DOES CASH FLOW CAUSE INVESTMENT AND R&D: AN EXPLORATION USING PANEL DATA FOR FRENCH, JAPANESE, AND UNITED STATES SCIENTIFIC FIRMS

Bronwyn H. Hall

Nuffield College, Oxford, UC Berkeley, IFS, and NBER

Jacques Mairesse

INSEE-CREST, EHESS, and NBER

Lee Branstetter

UC Davis and NBER

Bruno Crepon

INSEE-CREST

 

April 1998

 

Abstract

The role of financial institutions and corporate governance in the conduct and performance of industrial firms, especially in the area of technological innovation and international competition has been hotly debated in the recent past.
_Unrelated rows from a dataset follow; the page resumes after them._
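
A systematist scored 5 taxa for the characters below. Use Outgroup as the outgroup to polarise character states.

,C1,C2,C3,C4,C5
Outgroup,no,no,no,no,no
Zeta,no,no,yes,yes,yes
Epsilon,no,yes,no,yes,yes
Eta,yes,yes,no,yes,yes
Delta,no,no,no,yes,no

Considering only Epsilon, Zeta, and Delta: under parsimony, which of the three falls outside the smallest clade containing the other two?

The outgroup has state 'no' for every character, so 'yes' is the derived state throughout.
C1 (derived state 'yes') is unique to Eta (autapomorphy; uninformative for grouping).
C2: derived state 'yes' in Epsilon and Eta only — synapomorphy for {Epsilon, Eta}.
C3 (derived state 'yes') is unique to Zeta (autapomorphy; uninformative for grouping).
All ingroup taxa share the derived state 'yes' for C4; it defines the ingroup but does not resolve relationships within it.
C5: derived state 'yes' in Epsilon, Eta, and Zeta only — synapomorphy for {Epsilon, Eta, Zeta}.
Most parsimonious ingroup topology: ((Zeta,(Epsilon,Eta)),Delta).
Epsilon and Zeta share a more recent common ancestor with each other than either does with Delta, so Delta is the least closely related of the three.

Delta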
The results presented here are a contribution to the empirical evidence on the behavior of individual firms that exist in somewhat different institutional environments. Using a Panel Data version of the Vector Auto Regressive (VAR) methodology, we test for causal relationship among sales and cash flow on the one hand and investment and R&D on the other, using three large panels of firms in the scientific (high technology) sectors in the United States, France, and Japan. Our findings are that both investment and R&D are more highly sensitive to cash flow and sales in the United States than in France and Japan. Correspondingly, both investment and R&D predict both cash flow and sales positively in the United States, while the impact is somewhat more mixed in the other countries.